Несколькими быстрыми ударами он смял глину в квадратный брусок, бросил его на доску и нырнул под «Юпитер».
— Что такое? — перед Михаилом Лукичом встал Валентин. — Куда? — спросил он, не пропуская старика дальше.
— Дак глина-то сохнет под светом-то. Покрути-ко ее будет такую-то! — заговорил Михаил Лукич сухим горлом, нетерпеливо поглядывая в избу, в спальный ее угол, где нет такого света, где сумрачно и, поди-ко, прохладно.
— Быстро воды! — распорядился Денис.
Валентин дернулся выполнять приказ, но Михаил Лукич удержал его. Ему так захотелось вырваться из светового пекла, что он захитрил, как у Макара в сарае:
— Тебе не суметь, дураха! Рогожку надо обратом сбрызнуть, али сывороткой, — придумал он.
— Отдать свет! — махнул рукой Денис.
— Я мигом.
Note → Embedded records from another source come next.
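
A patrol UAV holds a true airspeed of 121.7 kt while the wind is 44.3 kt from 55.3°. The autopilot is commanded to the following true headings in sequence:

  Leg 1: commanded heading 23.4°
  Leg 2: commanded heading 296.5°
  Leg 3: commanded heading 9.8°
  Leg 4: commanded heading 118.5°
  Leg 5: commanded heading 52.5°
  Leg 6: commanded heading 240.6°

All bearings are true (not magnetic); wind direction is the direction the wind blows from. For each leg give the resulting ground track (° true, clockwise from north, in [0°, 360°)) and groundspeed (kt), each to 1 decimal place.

Leg 1: heading 23.4°; drift -15.6° → track 7.8°, groundspeed 87.3 kt
Leg 2: heading 296.5°; drift -15.2° → track 281.3°, groundspeed 148.2 kt
Leg 3: heading 9.8°; drift -19.2° → track 350.6°, groundspeed 96.0 kt
Leg 4: heading 118.5°; drift +21.2° → track 139.7°, groundspeed 109.1 kt
Leg 5: heading 52.5°; drift -1.6° → track 50.9°, groundspeed 77.5 kt
Leg 6: heading 240.6°; drift -1.4° → track 239.2°, groundspeed 165.9 kt

Leg 1: track=7.8°, groundspeed=87.3 kt
Leg 2: track=281.3°, groundspeed=148.2 kt
Leg 3: track=350.6°, groundspeed=96.0 kt
Leg 4: track=139.7°, groundspeed=109.1 kt
Leg 5: track=50.9°, groundspeed=77.5 kt
Leg 6: track=239.2°, groundspeed=165.9 kt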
Мигом я, — откликнулся старик уже с порога.
Он выскочил в сени, зачерпнул из глиняной опарницы ковш воды, тугими глотками выпил ее, попавшимся под руку рукавом фуфайки вытер шею, покрутился в поисках рогожки, вспомнил про тряпицу, об которую Матрена вытирает ноги, выходя со двора на чистую половину дома. Тряпица уж пересохла на лестнице. Сунул ее в кадушку с водой, прополоскал и выжал. Двором от нее потягивает, зато нашел быстро — посидеть хоть немного в прохладе осталось времени. Благодать какая на дворе-то! Прохладно, сеном свежим потягивает с сенника, клевером свежим из кормушки. Так бы и полежал теперь на сеннике, посумерничал бы, да ведь крутить сейчас надо будет — самое главное! А пойдет ли круг-от сегодня? Глина-то больно тяжелая чего-то. Господи, хоть бы заладилось! Так бы и помолился сейчас, как бы хоть одну молитву помнил. Уж не господь ли силу-то отнял за неверие? Леший бы его драл, коли так! И Макара нету чего-то. Все бы, глядишь, рядом посидел, дак полегче бы было.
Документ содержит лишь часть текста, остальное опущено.